Hilary Schneider: It was important to Yahoo to retain full flexibility over the user experience because it’s integral to the overall user experience at Yahoo and the way we think about search and discovery horizontally across the sites and services we deliver. Our innovation is going to be associated with how we integrate, and deliver with relevance, unique content that we have. If you think about Flickr, Answers the set of experiences that we deliver, it will be driven by the unique components that are Yahoo and really blending those into the search results in a way that we think will give Yahoo users the best experience.

Staci D. Kramer: As you were playing with the new front page, was being able to switch out search technologies or implement new technologies part of what you had in mind?

Hilary Schneider: Honestly, the new front page has been in development for a while. We’ve actually been bucket testing it for over six months. I think it’s a nice convergence that really speaks to out overall strategy. We want to bring best-of-breed experiences so we can continue to the be the place that millions and we hope billions of people come on a daily basis.
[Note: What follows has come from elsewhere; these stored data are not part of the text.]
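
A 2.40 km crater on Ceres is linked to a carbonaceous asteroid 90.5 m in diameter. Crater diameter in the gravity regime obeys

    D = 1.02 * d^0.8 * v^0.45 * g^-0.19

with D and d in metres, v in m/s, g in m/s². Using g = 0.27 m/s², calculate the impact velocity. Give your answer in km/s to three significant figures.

Rearranging for v: v = [D / (1.02 · 90.5^0.8 · 0.27^-0.19)]^(1/0.45).
D = 2400 m.
90.5^0.8 = 36.76
0.27^-0.19 = 1.282
Denominator = 1.02 × 36.76 × 1.282 = 48.07
D / 48.07 = 2400 / 48.07 = 49.93
v = 49.93^(1/0.45) = 49.93^2.2222 = 5944 m/s

v ≈ 5.94 km/s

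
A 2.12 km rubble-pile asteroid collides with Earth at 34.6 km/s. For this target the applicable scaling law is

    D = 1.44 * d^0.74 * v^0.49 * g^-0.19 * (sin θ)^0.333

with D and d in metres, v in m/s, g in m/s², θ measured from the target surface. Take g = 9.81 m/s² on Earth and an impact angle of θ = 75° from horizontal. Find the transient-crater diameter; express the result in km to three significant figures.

D ≈ 44.7 km

In SI units: d = 2120 m, v = 34600 m/s.
d^0.74 = 2120^0.74 = 289.4
v^0.49 = 34600^0.49 = 167.6
g^-0.19 = 9.81^-0.19 = 0.6480
(sin 75°)^0.333 = 0.9659^0.333 = 0.9885
D = 1.44 × 289.4 × 167.6 × 0.6480 × 0.9885 = 44739 m
   = 44.74 km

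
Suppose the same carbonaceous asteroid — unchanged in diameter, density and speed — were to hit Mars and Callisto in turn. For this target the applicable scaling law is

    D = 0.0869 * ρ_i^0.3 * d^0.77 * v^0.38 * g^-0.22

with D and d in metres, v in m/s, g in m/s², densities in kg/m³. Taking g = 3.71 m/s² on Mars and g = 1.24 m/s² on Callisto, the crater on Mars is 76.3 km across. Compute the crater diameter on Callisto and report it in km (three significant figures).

All impactor-dependent factors cancel in the ratio, leaving D_Callisto/D_Mars = (g_Callisto/g_Mars)^-0.22.
(1.24/3.71)^-0.22 = 0.3342^-0.22 = 1.273
D_Callisto = 1.273 × 76.3 km = 97.1 km

D ≈ 97.1 km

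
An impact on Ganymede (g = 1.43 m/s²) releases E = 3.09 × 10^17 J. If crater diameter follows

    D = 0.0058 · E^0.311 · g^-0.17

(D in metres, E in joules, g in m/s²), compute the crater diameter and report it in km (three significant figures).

E^0.311 = (3.09 × 10^17)^0.311 = 2.750 × 10^5
g^-0.17 = 1.43^-0.17 = 0.9410
D = 0.0058 × 2.750 × 10^5 × 0.9410 = 1501 m
   = 1.501 km

D ≈ 1.50 km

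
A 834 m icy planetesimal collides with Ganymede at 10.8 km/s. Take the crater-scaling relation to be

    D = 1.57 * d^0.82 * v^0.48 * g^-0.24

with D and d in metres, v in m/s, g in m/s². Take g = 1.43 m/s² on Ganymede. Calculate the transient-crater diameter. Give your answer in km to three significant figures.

D ≈ 30.9 km

In SI units: v = 10800 m/s.
d^0.82 = 834^0.82 = 248.5
v^0.48 = 10800^0.48 = 86.31
g^-0.24 = 1.43^-0.24 = 0.9177
D = 1.57 × 248.5 × 86.31 × 0.9177 = 30902 m
   = 30.90 km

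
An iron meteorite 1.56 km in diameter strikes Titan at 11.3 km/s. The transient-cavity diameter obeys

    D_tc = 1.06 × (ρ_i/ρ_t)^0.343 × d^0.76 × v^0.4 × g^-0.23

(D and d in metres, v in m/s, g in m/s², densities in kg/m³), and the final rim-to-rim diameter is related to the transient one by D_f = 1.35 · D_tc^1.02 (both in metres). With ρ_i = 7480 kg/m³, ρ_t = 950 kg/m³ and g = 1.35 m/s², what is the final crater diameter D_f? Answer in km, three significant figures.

In SI: d = 1560 m, v = 11300 m/s.
(ρ_i/ρ_t)^0.343 = (7480/950)^0.343 = 2.029
d^0.76 = 1560^0.76 = 267.2
v^0.4 = 11300^0.4 = 41.81
g^-0.23 = 1.35^-0.23 = 0.9333
D_tc = 1.06 × 2.029 × 267.2 × 41.81 × 0.9333 = 22420 m
D_f = 1.35 × (22420)^1.02 = 36981 m
     = 36.98 km

D_f ≈ 37.0 km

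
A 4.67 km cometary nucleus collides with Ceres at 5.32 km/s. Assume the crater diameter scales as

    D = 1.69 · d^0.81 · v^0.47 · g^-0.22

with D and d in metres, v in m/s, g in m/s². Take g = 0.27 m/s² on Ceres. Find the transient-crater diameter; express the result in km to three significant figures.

D ≈ 119 km

In SI units: d = 4670 m, v = 5320 m/s.
d^0.81 = 4670^0.81 = 937.9
v^0.47 = 5320^0.47 = 56.39
g^-0.22 = 0.27^-0.22 = 1.334
D = 1.69 × 937.9 × 56.39 × 1.334 = 1.192 × 10^5 m
   = 119.2 km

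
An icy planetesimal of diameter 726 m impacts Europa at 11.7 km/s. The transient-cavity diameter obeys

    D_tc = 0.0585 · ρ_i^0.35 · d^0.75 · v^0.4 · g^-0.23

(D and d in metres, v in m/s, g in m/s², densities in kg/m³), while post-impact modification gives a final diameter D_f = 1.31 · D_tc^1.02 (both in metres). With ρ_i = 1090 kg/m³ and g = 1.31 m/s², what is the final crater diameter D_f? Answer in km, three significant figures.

D_f ≈ 5.82 km

v = 11700 m/s.
ρ_i^0.35 = 1090^0.35 = 11.56
d^0.75 = 726^0.75 = 139.9
v^0.4 = 11700^0.4 = 42.39
g^-0.23 = 1.31^-0.23 = 0.9398
D_tc = 0.0585 × 11.56 × 139.9 × 42.39 × 0.9398 = 3769 m
D_f = 1.31 × (3769)^1.02 = 5821 m
     = 5.821 km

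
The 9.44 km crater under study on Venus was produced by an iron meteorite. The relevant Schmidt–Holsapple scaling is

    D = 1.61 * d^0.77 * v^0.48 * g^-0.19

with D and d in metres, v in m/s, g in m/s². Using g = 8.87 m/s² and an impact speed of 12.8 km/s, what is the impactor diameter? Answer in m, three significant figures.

d ≈ 369 m

Rearranging for d: d = [D / (1.61 · 12800^0.48 · 8.87^-0.19)]^(1/0.77).
D = 9440 m.
12800^0.48 = 93.64
8.87^-0.19 = 0.6605
Denominator = 1.61 × 93.64 × 0.6605 = 99.58
D / 99.58 = 9440 / 99.58 = 94.80
d = 94.80^(1/0.77) = 94.80^1.2987 = 369.2 m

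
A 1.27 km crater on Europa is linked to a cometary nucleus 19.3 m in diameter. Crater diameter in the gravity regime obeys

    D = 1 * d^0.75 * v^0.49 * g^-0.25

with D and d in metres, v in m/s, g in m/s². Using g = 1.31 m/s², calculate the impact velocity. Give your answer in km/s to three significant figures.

v ≈ 26.7 km/s

Rearranging for v: v = [D / (1 · 19.3^0.75 · 1.31^-0.25)]^(1/0.49).
D = 1270 m.
19.3^0.75 = 9.208
1.31^-0.25 = 0.9347
Denominator = 1 × 9.208 × 0.9347 = 8.607
D / 8.607 = 1270 / 8.607 = 147.6
v = 147.6^(1/0.49) = 147.6^2.0408 = 26710 m/s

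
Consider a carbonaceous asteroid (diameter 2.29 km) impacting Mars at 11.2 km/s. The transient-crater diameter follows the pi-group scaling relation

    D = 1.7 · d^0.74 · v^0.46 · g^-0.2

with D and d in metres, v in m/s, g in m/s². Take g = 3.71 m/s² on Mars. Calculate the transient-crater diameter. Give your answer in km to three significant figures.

D ≈ 29.2 km

In SI units: d = 2290 m, v = 11200 m/s.
d^0.74 = 2290^0.74 = 306.4
v^0.46 = 11200^0.46 = 72.89
g^-0.2 = 3.71^-0.2 = 0.7694
D = 1.7 × 306.4 × 72.89 × 0.7694 = 29212 m
   = 29.21 km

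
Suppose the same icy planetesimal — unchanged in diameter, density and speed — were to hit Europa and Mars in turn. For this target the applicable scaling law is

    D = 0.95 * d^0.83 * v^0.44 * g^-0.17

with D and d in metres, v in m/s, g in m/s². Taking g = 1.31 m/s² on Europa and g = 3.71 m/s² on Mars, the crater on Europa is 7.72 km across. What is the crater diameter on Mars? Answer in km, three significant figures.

All impactor-dependent factors cancel in the ratio, leaving D_Mars/D_Europa = (g_Mars/g_Europa)^-0.17.
(3.71/1.31)^-0.17 = 2.832^-0.17 = 0.8378
D_Mars = 0.8378 × 7.72 km = 6.47 km

D ≈ 6.47 km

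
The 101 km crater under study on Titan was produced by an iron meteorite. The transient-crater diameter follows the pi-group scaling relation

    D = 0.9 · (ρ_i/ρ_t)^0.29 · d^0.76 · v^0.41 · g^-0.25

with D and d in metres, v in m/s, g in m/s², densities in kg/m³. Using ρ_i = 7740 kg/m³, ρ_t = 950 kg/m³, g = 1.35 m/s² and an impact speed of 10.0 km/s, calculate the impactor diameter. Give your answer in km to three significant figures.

d ≈ 15.2 km

Rearranging for d: d = [D / (0.9 · (7740/950)^0.29 · 10000^0.41 · 1.35^-0.25)]^(1/0.76).
D = 101000 m.
(7740/950)^0.29 = 1.837
10000^0.41 = 43.65
1.35^-0.25 = 0.9277
Denominator = 0.9 × 1.837 × 43.65 × 0.9277 = 66.95
D / 66.95 = 101000 / 66.95 = 1509
d = 1509^(1/0.76) = 1509^1.3158 = 15224 m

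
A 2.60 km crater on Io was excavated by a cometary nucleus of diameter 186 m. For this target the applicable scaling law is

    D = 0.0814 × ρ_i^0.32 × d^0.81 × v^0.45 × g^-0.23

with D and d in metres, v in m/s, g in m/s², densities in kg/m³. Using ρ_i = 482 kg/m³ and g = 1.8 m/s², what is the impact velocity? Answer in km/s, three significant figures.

v ≈ 14.0 km/s

Rearranging for v: v = [D / (0.0814 · 482^0.32 · 186^0.81 · 1.8^-0.23)]^(1/0.45).
D = 2600 m.
482^0.32 = 7.221
186^0.81 = 68.91
1.8^-0.23 = 0.8735
Denominator = 0.0814 × 7.221 × 68.91 × 0.8735 = 35.38
D / 35.38 = 2600 / 35.38 = 73.49
v = 73.49^(1/0.45) = 73.49^2.2222 = 14032 m/s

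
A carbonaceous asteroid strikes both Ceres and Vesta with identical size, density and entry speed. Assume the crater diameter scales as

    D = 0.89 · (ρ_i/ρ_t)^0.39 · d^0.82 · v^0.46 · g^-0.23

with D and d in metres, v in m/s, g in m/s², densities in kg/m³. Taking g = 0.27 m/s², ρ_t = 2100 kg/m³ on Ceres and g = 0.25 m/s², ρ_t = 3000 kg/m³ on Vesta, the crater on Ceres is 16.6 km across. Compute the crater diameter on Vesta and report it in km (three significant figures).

D ≈ 14.7 km

The impactor-only factors (d, v, ρ_i) cancel in the ratio, leaving D_Vesta/D_Ceres = (g_Vesta/g_Ceres)^-0.23 · (ρ_t,Ceres/ρ_t,Vesta)^0.39.
(0.25/0.27)^-0.23 = 0.9259^-0.23 = 1.018
(2100/3000)^0.39 = 0.7000^0.39 = 0.8701
Ratio = 1.018 × 0.8701 = 0.8858
D_Vesta = 0.8858 × 16.6 km = 14.7 km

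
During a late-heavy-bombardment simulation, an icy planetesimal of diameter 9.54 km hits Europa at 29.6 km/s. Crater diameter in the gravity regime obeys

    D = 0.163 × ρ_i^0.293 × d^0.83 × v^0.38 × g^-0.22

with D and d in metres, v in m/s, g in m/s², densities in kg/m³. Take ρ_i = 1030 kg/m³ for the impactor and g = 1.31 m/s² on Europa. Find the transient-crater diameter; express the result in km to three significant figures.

In SI units: d = 9540 m, v = 29600 m/s.
ρ_i^0.293 = 1030^0.293 = 7.634
d^0.83 = 9540^0.83 = 2009
v^0.38 = 29600^0.38 = 50.01
g^-0.22 = 1.31^-0.22 = 0.9423
D = 0.163 × 7.634 × 2009 × 50.01 × 0.9423 = 1.178 × 10^5 m
   = 117.8 km

D ≈ 118 km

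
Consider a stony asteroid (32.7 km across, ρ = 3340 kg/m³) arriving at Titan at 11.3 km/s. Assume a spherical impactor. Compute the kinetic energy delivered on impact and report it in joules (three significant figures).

d = 32700 m; v = 11300 m/s.
Mass m = (π/6) ρ d³ = (π/6) × 3340 × (32700)³ = 6.115 × 10^16 kg
E = ½ m v² = 0.5 × 6.115 × 10^16 × (11300)² = 3.904 × 10^24 J

E ≈ 3.90 × 10^24 J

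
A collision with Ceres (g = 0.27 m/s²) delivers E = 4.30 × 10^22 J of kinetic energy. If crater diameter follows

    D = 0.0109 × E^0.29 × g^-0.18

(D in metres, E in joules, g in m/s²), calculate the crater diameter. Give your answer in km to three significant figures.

D ≈ 50.5 km

E^0.29 = (4.30 × 10^22)^0.29 = 3.662 × 10^6
g^-0.18 = 0.27^-0.18 = 1.266
D = 0.0109 × 3.662 × 10^6 × 1.266 = 50533 m
   = 50.53 km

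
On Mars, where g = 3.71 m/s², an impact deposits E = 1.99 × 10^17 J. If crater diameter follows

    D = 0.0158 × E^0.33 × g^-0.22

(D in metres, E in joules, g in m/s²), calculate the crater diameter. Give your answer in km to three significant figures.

D ≈ 6.05 km

E^0.33 = (1.99 × 10^17)^0.33 = 5.112 × 10^5
g^-0.22 = 3.71^-0.22 = 0.7494
D = 0.0158 × 5.112 × 10^5 × 0.7494 = 6053 m
   = 6.053 km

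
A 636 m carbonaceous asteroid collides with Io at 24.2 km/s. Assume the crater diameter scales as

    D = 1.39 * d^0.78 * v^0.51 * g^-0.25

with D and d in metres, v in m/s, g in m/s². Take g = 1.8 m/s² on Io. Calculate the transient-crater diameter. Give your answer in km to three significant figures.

D ≈ 31.7 km

In SI units: v = 24200 m/s.
d^0.78 = 636^0.78 = 153.7
v^0.51 = 24200^0.51 = 172.1
g^-0.25 = 1.8^-0.25 = 0.8633
D = 1.39 × 153.7 × 172.1 × 0.8633 = 31742 m
   = 31.74 km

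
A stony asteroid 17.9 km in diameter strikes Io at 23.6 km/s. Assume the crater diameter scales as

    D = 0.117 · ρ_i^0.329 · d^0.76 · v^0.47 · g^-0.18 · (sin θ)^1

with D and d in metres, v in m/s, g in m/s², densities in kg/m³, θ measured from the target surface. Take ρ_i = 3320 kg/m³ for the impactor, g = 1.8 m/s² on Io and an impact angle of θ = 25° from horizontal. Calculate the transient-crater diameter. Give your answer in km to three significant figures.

D ≈ 124 km

In SI units: d = 17900 m, v = 23600 m/s.
ρ_i^0.329 = 3320^0.329 = 14.40
d^0.76 = 17900^0.76 = 1707
v^0.47 = 23600^0.47 = 113.6
g^-0.18 = 1.8^-0.18 = 0.8996
(sin 25°)^1 = 0.4226^1 = 0.4226
D = 0.117 × 14.40 × 1707 × 113.6 × 0.8996 × 0.4226 = 1.242 × 10^5 m
   = 124.2 km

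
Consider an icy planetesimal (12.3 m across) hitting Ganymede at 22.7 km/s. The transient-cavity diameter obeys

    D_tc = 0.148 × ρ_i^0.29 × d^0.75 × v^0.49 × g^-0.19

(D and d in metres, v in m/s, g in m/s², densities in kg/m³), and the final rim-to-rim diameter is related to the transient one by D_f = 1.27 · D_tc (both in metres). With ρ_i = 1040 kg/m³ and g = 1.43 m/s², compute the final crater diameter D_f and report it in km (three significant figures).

v = 22700 m/s.
ρ_i^0.29 = 1040^0.29 = 7.498
d^0.75 = 12.3^0.75 = 6.568
v^0.49 = 22700^0.49 = 136.3
g^-0.19 = 1.43^-0.19 = 0.9343
D_tc = 0.148 × 7.498 × 6.568 × 136.3 × 0.9343 = 928.2 m
D_f = 1.27 × 928.2 = 1179 m
     = 1.179 km

D_f ≈ 1.18 km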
It’s in keeping with our approach to search partnerships, which once again will, we think, create a better experience for our users long term.

David Kaplan: Are there any benefits to the Yahoo Newspaper Consortium from the deal with Microsoft?

Hilary Schneider: Just to clarify, the Newspaper Consortium is a broad-based partnership that does include search today. And so, by virtue of this partnership, weve already talked with several of the newspaper consortium CEOs today and theyre highly supportive. What this essentially means is that the search partnership we have with them will continue. They will be an affiliate and that affiliate platform will be powered by Bing.

David Kaplan: Back in September, when Yahoo launched APT, the display ad delivery and targeting system for the Newspaper Consortium, you hinted that the platform might eventually encompass search too. Does the pact with Microsoft make that more likely that APT would be able to avail itself of Bing as well?

Hilary Schneider: APT is absolutely delivering its base for the newspapers, with the ability to deliver meaningful results for local advertisers and helping them capture significant share in their local marketplaces. We think that the same model can absolutely work for re-selling of search and that is something well be excited to talk to them about in conjunction with the way we create value long term.

Joseph Tartakoff: Do you expect that together you’ll be able to grow share more in the future than you can do on your own right now and why?

Yusuf Mehdi: We are able to combine the best of the technology and expertise from both companies into one platform. As a result of this agreement, we have the license to take the technology from Yahoo search and integrate with it the best of what we have at Microsoft. By combining together in the scale, we’re able to get a larger amount of data and signals, if you will, that instruct and improve the algorithms that drive relevancy. By then having a more compelling offering with advertisers, we think that will also then lead to better engagement, better data, and information. ... Across a number of reasons, scale, technology, people expertise and data, we think we’re going to build a much more compelling offering for everyone in the industry—consumers, advertisers and publishers.

Hilary Schneider: The abilityto serve the most valuable advertisers with a unified sales force makes us easier to use. That translates into efficiency and effectiveness for them and we think that will capture more share from a net spend perspective.

Staci D. Kramer: How does this change the field for companies like AOL, whose deal with Google (NSDQ: GOOG) expires at the end of 2010, for MySpace, for others with major search deals? How does it change the dynamics?

Yusuf Mehdi: Obviously, they’re the ones who’d have to speak to that directly. I think one of the value propositions of this deal in general is that we’re creating an incredible #2 player in the industry for search across paid search platform and algorithmic, and by having a more viable competitor, we believe that will increase competition for publishers like the ones you named in terms of winning their business over to our platform or the alternative platform.